Invariant yang diuji

Token yang dibatasi ke satu akun bisnis tidak boleh membaca, menampilkan ulang, membuat, atau mencabut credential tingkat akun tanpa izin terpisah.
Aktor
Integrasi dengan token Restricted
Scope
Satu akun bisnis milik peneliti
Objek sensitif
credential tingkat akun
Operasi
read, reveal, revoke
Boundary
scope bisnis versus authority global

Baseline dan kontrol pembanding

Token berhasil mengakses resource di scope A. Request identik untuk scope B ditolak. Tanpa token dan dengan token salah juga ditolak. Ini membantah penjelasan bahwa endpoint bersifat publik atau token sebenarnya Global.

Boundary crossing

Token yang sama kemudian digunakan pada credential management tingkat akun. Server mengembalikan metadata dan secret autentikasi terpisah. Exact-secret control berhasil melakukan autentikasi read-only; perubahan satu karakter menghasilkan penolakan. Dengan demikian nilai tersebut bukan string dekoratif.

Untuk membuktikan kontrol write tanpa merusak layanan, satu credential disposable milik owner dicabut. Inventory owner mengonfirmasi credential tersebut hilang, sedangkan objek lain tidak berubah.

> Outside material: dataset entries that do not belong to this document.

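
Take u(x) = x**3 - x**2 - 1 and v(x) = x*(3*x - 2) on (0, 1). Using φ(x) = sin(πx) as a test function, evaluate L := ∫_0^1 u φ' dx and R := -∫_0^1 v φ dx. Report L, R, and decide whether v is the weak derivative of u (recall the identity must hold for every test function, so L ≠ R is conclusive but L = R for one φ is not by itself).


LHS = (12 - π^2)/π^3, RHS = (12 - π^2)/π^3. Yes, v = u' weakly.

u(x) = x**3 - x**2 - 1, classical derivative u'(x) = 3*x**2 - 2*x.
φ(x) = sin(πx), so φ'(x) = π*cos(π*x).
Note φ(0) = φ(1) = 0, so the boundary term u·φ vanishes.
LHS = ∫_0^1 u(x) φ'(x) dx = ∫_0^1 (π*x^3*cos(π*x) - π*x^2*cos(π*x) - π*cos(π*x)) dx. Term by term:
  ∫_0^1 -π*cos(π*x) dx = 0;  ∫_0^1 π*x^3*cos(π*x) dx = -3/π + 12/π^3;  ∫_0^1 -π*x^2*cos(π*x) dx = 2/π.
Sum: 0 + -3/π + 12/π^3 + 2/π = (12 - π^2)/π^3.
So LHS = (12 - π^2)/π^3.
∫_0^1 v(x) φ(x) dx = ∫_0^1 (3*x^2*sin(π*x) - 2*x*sin(π*x)) dx. Term by term:
  ∫_0^1 -2*x*sin(π*x) dx = -2/π;  ∫_0^1 3*x^2*sin(π*x) dx = -12/π^3 + 3/π.
Sum: -2/π + -12/π^3 + 3/π = (-12 + π^2)/π^3.
So RHS = -∫_0^1 v(x) φ(x) dx = (12 - π^2)/π^3.
LHS = RHS, so the identity holds for this test φ.
Moreover u is smooth here and v(x) = u'(x) = 3*x**2 - 2*x pointwise, so the identity holds for every test function. Hence v is the weak derivative of u.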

EVIDENCE CHAINscope A → ALLOWED
scope pembanding B → DENIED
tanpa token / token salah → DENIED
credential tingkat akun → DISCLOSED
exact secret → AUTHENTICATED
one-character mutation → DENIED
revoke credential disposable → CONFIRMED BY OWNER

Mengapa ini business logic?

Setiap komponen bekerja sesuai fungsi lokalnya. Token parser valid, scope bisnis valid, dan credential API valid. Kerentanan muncul karena dua model kewenangan tidak disatukan pada trust decision terakhir.

Dampak terverifikasi

  • Pengungkapan credential autentikasi terpisah.
  • Kemampuan mencabut credential milik owner.
  • Pembatasan scope tidak melindungi operasi credential tingkat akun.

Batas klaim

Tidak ada akses lintas tenant, objek pihak ketiga, downtime, penghapusan massal, atau kerugian finansial. Dampak dibatasi pada akun dan credential disposable milik peneliti.

Remediasi

  • Tolak token Restricted pada credential management global secara default.
  • Pisahkan permission metadata, reveal, create, rotate, revoke, dan delete.
  • Jangan tampilkan ulang secret lama.
  • Uji semua endpoint lama dan baru dengan matriks scope yang sama.

Keputusan

OBSERVEDScope bisnis diterapkan pada resource pembanding.
HYPOTHESISCredential API tidak mewarisi batas tersebut.
AUTHORITYSecret valid dan state owner berubah.
DECISIONBOUNDARY_CROSSED.

Cleanup mengembalikan inventory ke baseline dan seluruh credential sementara dinonaktifkan.